Oh, that is a bit much I guess. It is just that I see him three or four times a day now that classes have started. I'm an undergrad; there is no logical reason for me to bump into a grad student as often as I do him. If it were not for the fact that I know he despises me as much as I do him I would think he is doing it on purpose. What makes it worst is the way I blush when I see him. He always makes a snide comment about how I should wear more red so that my whole body can match. I never noticed before how very hansom he is. Now I see his razor sharp cheekbones and sexy little smirk whenever I close my eyes. If I end up with bad marks this term it will be due to my persistent daydreams. I must stop this!

I plan on setting up a study date some time next week with Anna Von Steffen. She is my partner in Muggle Etiquette of the Late Middle Ages. I do not see why she is a Muggle Studies major, as she hates them with a passion found only in the Slytherin. I once overheard her tell a friend that the best way to defeat your enemies is to know them, and have always assumed she was explaining her choice in majors when she said it. She is a hard worker though, so I have no real objections to her as a partner.

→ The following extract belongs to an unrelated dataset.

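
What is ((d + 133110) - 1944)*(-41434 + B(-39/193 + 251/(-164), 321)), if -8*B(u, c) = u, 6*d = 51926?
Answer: -4400857675468205/759648 ≈ -5.7933e+9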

I take that back, I do have an objection. I just remembered who her boyfriend is. Blaise Zabini. Yuck. I do not care how attractive he is, he has shagged half the school by now. At least Malfoy is discriminating about who he dates. I hardly ever see a take notice with his name in it. Did I just write that? What the devil is wrong with me? I need to finish my homework and catch up on my reading. Hopefully I can get that blondie out of my mind long enough to do it.

~}~}~}@

"Damn her and all other redheads to the seventh circle of hell!" Draco swore into his fireplace. That Weasley was ignoring him. He made a point of showing up around her every chance he got and he was bribing that bimbo Blaise was dating to feed him information as well. There was still no response from her.

Draco frowned as he crossed his room to look out the window. There were students of all shapes and sizes enjoy the last bit of summer of the lawn below him. He searched the shapes in hopes of finding her now familiar one. His scowl deepened when he realized she wasn't there. He pushed away from the window and went back to the parchment on his desk.

His lips curled in a slight smile as he read the hastily penned note from Van Steffen. So she and Virginia were having a study session were they? He raked his mind to find a way to use this get together to his advantage. Finally a thought stuck and a plan began to form. His eyes glowed and a cocky grin was plastered to his face as he started writing furiously.

"She is going to hate me" he cackled.